On the next Friday evening I spoke at a youth meeting on “So What Makes Jesus So Likeable?” Jesus commended the social outcasts (sinners) while turning away the self – righteous. He was and is a friend of sinners. All other religions teach exactly the opposite and this is why the gate is narrow. People simply have to put away their pride which they are not apt to do. People can’t seem to get this concept without divine revelation.
This past Thursday evening I spoke to a combined church, bible college meeting on “Totemism – Living in the Culture of the King.” All cultures tend to remake Jesus into themselves by making our cultural values his. When we do this we wind up worshipping ourselves. We become God. This is true in America where Jesus is upwardly mobile, successful and wealthy. By putting cultural grids over the New Testament many “Christian’s” wind up as tourists to the kingdom of God rather than immigrants. We should not be forcing Jesus to be the culture learner. He is King.
Last night I talked on the subject, “Who Switched the Price Tags,” using “What does it profit a man if he should gain the whole world and lose his own soul.” All persons, place high value on trivial things and fail to give importance to the things that really matter.
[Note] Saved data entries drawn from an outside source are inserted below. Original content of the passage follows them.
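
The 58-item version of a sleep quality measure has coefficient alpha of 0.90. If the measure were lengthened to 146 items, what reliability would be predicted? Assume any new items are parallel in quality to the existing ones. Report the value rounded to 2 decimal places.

0.96

Length ratio n = 146/58 = 2.5172
Apply the Spearman-Brown prophecy formula, r' = nr / [1 + (n − 1)r]:
r_new = 2.5172·0.90 / [1 + (2.5172 − 1)·0.90]
r_new = 2.2655 / 2.3655 ≈ 0.9577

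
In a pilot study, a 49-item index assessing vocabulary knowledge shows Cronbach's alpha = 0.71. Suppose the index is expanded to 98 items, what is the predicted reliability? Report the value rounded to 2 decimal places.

0.83

n = 98/49 = 2
r_new = (2 × 0.71) / (1 + (2 − 1) × 0.71)
     = 1.4200 / 1.7100 = 0.8304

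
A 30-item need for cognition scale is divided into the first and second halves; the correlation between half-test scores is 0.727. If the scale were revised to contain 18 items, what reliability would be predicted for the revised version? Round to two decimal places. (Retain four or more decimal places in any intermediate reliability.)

0.76

Spearman-Brown correction (n = 2): r_full = 2·0.727/(1 + 0.727) = 0.8419
Then adjust to 18 items: n = 18/30 = 0.6000
r_new = n·r_full / (1 + (n − 1)·r_full) = 0.5051 / 0.6632 ≈ 0.7616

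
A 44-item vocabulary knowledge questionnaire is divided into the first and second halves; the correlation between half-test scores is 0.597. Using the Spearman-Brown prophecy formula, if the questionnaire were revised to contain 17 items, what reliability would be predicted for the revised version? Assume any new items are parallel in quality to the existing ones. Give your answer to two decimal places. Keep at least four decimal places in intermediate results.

0.53

Full-test reliability from the split-half r: r_full = 2(0.597)/(1 + 0.597) = 0.7477
Length factor from 44 to 17 items: n = 17/44 = 0.3864
r_new = n·r_full / (1 + (n − 1)·r_full) = 0.2889 / 0.5412 ≈ 0.5338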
I will finish the series on Sunday morning when I have chosen to talk on Hebrews 12: 1-2, “Jason’s Marathon and Laying Aside Every Weight.” Many people need to unload their anger, bitterness and pain. I will also take them to the bitter water’s of Marah in Exodus 14. To sweeten the poison of life we must put in the stick as Moses did. This stick is a type of the cross of Christ.
A Land Full of Surprises…
It’s fascinating to me how many surprises I have experienced on this cross-cultural adventure. And it has just started! A good case in point is how much Norwegians seem to enjoy Italian food. Now in my head I figured my time in Norway would be spent eating lots of fish and potatoes and I would have to wait to get to Italy to have pizza and spaghetti. But in the mere two weeks we’ve been here, I’ve had pizza three times and just a few nights ago Tony and I
enjoyed a truly outstanding spaghetti dinner at a friend’s house. The man of the house, Tor kjell (forgive me if I spell it wrong!), cooked up his own marinara sauce and focaccia bread to go with the perfectly cooked pasta and fresh salad (he used rapeseed oil instead of olive oil for the dressing, because it’s not as heavy tasting, he explained). To say we were impressed with his cooking skills would be an understatement. It turns out that he loves to watch cooking shows and read gourmet cookbooks – another stereotype blown out of the water since I thought all Norwegian men were outdoorsmen who would disdain spending time in the kitchen. Our host is a man of many talents… he is a kindergarten teacher with amazing musical talents and is also an excellent translator. He served as our translator when Tony preached and I gave an impromptu testimony at the Sunday evening service at the school. He and his wife Heidi (also a musical whiz and an exceptional baker in spite of being blind) live in a rented farmhouse with their two young children. Their son, who’s four, really reminded me of our grandson Dylan back home. Anyway, after enjoying the sumptious main course our host shooed us out of the kitchen so he could clean up. (He
insisted he had his own system and wanted no help!) In about half an hour he called us back in for some to-die-for berry crisp served with ice cream and Norwegian coffee. If we closed our eyes we might have thought we were in another country, but I’m beginning to see that Norway’s people have many sides to them and each of them are terrific. Although they have no regular television, our hosts were able to share some interesting Internet sites with us… including cooking shows like “Diners, Drive-Ins and Dives.” Heidi leads worship at the SBI church services and has such a sweet spirit. Obviously her disability is not something that robs her of her joy in the Lord. How blessed we are to know them both. Sharing their home and their lives with us was an encouragement to us, the bewildered strangers in their midst.